Towards the Direct Detection of Composite Ultraheavy Dark Matter in Quantum Sensor Arrays
Dorian W. P. Amaral, Erqian Cai, Andrew J. Long, Juehang Qin, Christopher D. Tunnell
TL;DR
This work addresses the direct detection of composite ultraheavy dark matter with masses around the Planck scale using a three-dimensional quantum sensor array. It develops a phenomenological framework for spatially extended UHDM with multiple density profiles and a Yukawa fifth force, and it employs Monte Carlo simulations to project detector sensitivities across the parameters $M$, $R$, $\alpha$, and $\lambda$. The results reveal nontrivial interplay between the DM scale radius, sensor spacing, and screening length, showing regimes where extended DM signals can exceed point-like expectations and guiding future detector design.

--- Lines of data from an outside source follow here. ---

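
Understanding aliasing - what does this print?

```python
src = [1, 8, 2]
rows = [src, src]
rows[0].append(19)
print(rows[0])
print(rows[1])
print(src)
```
[1, 8, 2, 19]
[1, 8, 2, 19]
[1, 8, 2, 19]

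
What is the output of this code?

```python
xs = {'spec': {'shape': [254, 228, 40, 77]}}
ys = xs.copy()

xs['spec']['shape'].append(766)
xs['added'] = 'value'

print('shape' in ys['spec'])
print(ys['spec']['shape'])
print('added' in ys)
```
True
[254, 228, 40, 77, 766]
False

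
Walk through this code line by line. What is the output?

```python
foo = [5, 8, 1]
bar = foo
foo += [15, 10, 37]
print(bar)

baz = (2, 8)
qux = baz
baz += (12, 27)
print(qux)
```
[5, 8, 1, 15, 10, 37]
(2, 8)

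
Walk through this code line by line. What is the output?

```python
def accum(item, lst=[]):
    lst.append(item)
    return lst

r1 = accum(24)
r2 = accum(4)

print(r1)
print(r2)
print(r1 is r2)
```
[24, 4]
[24, 4]
True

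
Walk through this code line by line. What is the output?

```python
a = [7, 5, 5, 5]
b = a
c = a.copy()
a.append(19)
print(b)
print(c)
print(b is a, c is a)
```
[7, 5, 5, 5, 19]
[7, 5, 5, 5]
True False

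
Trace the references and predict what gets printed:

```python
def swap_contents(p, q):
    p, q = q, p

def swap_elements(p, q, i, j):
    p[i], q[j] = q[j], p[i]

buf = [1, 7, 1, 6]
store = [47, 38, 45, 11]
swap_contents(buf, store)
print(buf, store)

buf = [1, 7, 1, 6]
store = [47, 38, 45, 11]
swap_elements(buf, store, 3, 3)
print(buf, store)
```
[1, 7, 1, 6] [47, 38, 45, 11]
[1, 7, 1, 11] [47, 38, 45, 6]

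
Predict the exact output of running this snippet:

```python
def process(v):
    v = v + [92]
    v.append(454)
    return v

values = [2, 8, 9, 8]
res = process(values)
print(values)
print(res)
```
[2, 8, 9, 8]
[2, 8, 9, 8, 92, 454]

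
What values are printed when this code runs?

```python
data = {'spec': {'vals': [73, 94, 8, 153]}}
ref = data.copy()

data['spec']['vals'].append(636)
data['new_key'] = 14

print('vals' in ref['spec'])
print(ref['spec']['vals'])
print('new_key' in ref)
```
True
[73, 94, 8, 153, 636]
False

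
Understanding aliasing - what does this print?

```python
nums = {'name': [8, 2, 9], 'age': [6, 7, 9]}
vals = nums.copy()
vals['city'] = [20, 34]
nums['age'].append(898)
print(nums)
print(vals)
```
{'name': [8, 2, 9], 'age': [6, 7, 9, 898]}
{'name': [8, 2, 9], 'age': [6, 7, 9, 898], 'city': [20, 34]}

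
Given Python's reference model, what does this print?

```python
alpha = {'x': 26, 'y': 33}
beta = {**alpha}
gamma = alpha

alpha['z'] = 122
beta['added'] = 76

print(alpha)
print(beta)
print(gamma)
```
{'x': 26, 'y': 33, 'z': 122}
{'x': 26, 'y': 33, 'added': 76}
{'x': 26, 'y': 33, 'z': 122}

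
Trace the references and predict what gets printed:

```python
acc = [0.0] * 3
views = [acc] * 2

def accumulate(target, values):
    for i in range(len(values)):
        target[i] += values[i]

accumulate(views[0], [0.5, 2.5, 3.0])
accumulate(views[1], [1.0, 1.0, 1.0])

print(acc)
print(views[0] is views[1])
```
[1.5, 3.5, 4.0]
True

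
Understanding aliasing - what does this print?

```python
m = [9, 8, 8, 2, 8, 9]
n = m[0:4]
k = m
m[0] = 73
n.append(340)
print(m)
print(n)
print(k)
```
[73, 8, 8, 2, 8, 9]
[9, 8, 8, 2, 340]
[73, 8, 8, 2, 8, 9]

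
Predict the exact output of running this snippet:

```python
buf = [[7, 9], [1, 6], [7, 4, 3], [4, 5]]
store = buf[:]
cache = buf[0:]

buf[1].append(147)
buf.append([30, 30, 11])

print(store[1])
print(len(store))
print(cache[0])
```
[1, 6, 147]
4
[7, 9]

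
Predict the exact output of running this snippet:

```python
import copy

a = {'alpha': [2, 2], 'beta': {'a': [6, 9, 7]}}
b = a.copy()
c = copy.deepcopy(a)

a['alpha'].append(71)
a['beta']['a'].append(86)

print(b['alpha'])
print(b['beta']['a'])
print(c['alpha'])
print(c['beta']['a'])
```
[2, 2, 71]
[6, 9, 7, 86]
[2, 2]
[6, 9, 7]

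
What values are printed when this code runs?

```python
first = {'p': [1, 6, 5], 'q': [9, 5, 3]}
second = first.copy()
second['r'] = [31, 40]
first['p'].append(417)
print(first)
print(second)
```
{'p': [1, 6, 5, 417], 'q': [9, 5, 3]}
{'p': [1, 6, 5, 417], 'q': [9, 5, 3], 'r': [31, 40]}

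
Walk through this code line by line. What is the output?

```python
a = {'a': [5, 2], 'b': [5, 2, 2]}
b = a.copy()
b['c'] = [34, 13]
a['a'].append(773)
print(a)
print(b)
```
{'a': [5, 2, 773], 'b': [5, 2, 2]}
{'a': [5, 2, 773], 'b': [5, 2, 2], 'c': [34, 13]}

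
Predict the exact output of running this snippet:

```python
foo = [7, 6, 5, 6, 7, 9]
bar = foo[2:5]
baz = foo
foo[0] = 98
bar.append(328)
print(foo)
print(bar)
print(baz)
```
[98, 6, 5, 6, 7, 9]
[5, 6, 7, 328]
[98, 6, 5, 6, 7, 9]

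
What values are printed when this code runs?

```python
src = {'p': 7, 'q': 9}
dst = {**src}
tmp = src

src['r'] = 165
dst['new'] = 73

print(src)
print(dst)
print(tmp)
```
{'p': 7, 'q': 9, 'r': 165}
{'p': 7, 'q': 9, 'new': 73}
{'p': 7, 'q': 9, 'r': 165}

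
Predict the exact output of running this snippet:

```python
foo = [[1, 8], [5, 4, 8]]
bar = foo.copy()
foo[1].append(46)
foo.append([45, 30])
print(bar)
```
[[1, 8], [5, 4, 8, 46]]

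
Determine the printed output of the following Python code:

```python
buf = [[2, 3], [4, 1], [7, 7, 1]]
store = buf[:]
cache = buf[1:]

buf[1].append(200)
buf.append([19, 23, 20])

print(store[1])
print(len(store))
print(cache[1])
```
[4, 1, 200]
3
[7, 7, 1]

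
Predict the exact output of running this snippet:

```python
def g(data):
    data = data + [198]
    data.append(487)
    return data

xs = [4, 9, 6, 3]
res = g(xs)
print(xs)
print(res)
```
[4, 9, 6, 3]
[4, 9, 6, 3, 198, 487]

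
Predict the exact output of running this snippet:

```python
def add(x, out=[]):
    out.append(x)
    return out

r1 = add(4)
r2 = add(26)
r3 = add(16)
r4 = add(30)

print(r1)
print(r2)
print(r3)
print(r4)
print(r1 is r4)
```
[4, 26, 16, 30]
[4, 26, 16, 30]
[4, 26, 16, 30]
[4, 26, 16, 30]
True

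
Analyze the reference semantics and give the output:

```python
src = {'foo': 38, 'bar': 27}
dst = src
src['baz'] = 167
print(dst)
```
{'foo': 38, 'bar': 27, 'baz': 167}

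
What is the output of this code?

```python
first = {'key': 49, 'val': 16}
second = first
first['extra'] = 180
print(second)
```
{'key': 49, 'val': 16, 'extra': 180}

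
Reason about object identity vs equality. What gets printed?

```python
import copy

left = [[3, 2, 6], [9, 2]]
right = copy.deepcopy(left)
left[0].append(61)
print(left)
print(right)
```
[[3, 2, 6, 61], [9, 2]]
[[3, 2, 6], [9, 2]]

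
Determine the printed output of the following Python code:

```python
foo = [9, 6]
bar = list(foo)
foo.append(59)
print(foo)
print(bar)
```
[9, 6, 59]
[9, 6]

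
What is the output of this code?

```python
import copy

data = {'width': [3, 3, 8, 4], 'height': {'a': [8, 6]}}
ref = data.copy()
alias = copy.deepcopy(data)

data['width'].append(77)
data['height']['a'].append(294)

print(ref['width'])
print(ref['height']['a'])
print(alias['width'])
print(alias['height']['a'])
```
[3, 3, 8, 4, 77]
[8, 6, 294]
[3, 3, 8, 4]
[8, 6]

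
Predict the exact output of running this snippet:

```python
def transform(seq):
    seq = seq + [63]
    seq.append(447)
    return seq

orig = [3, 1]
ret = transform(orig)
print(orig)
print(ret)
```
[3, 1]
[3, 1, 63, 447]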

The findings provide a path to infer the mass and size of UHDM and to distinguish between candidate theoretical models of ultraheavy dark matter.
Abstract
Quantum sensor arrays have recently been proposed as a promising platform for the direct detection of ultraheavy dark matter, which is typically assumed to behave as a point-like particle. However, particles with masses at or above the Planck scale cannot be elementary; instead, they must exist as composite objects with finite spatial extent. Such spatially extended dark matter models lead to distinctive phenomenology in these detectors, particularly when the dark matter also interacts through long-range forces with their own characteristic length scales. In this work, we study the sensitivity of quantum sensor arrays to composite, ultraheavy dark matter interacting via both gravity and a novel Yukawa force. We consider three phenomenologically motivated density profiles -- a tophat, a Gaussian, and an exponential -- and contrast their signals with the point-like limit. Using a Monte Carlo analysis based on the predicted impulse signals and estimates of thermal and quantum noise, we obtain sensitivity projections for a future realization of a quantum sensor array. We find a non-trivial interplay between the dark-matter scale radius, the inter-sensor spacing, and the Yukawa screening length. Future accelerometer arrays would provide valuable information about the mass and size of composite ultraheavy dark matter, and our work will help to characterize the signatures of different theoretical models of ultraheavy dark matter.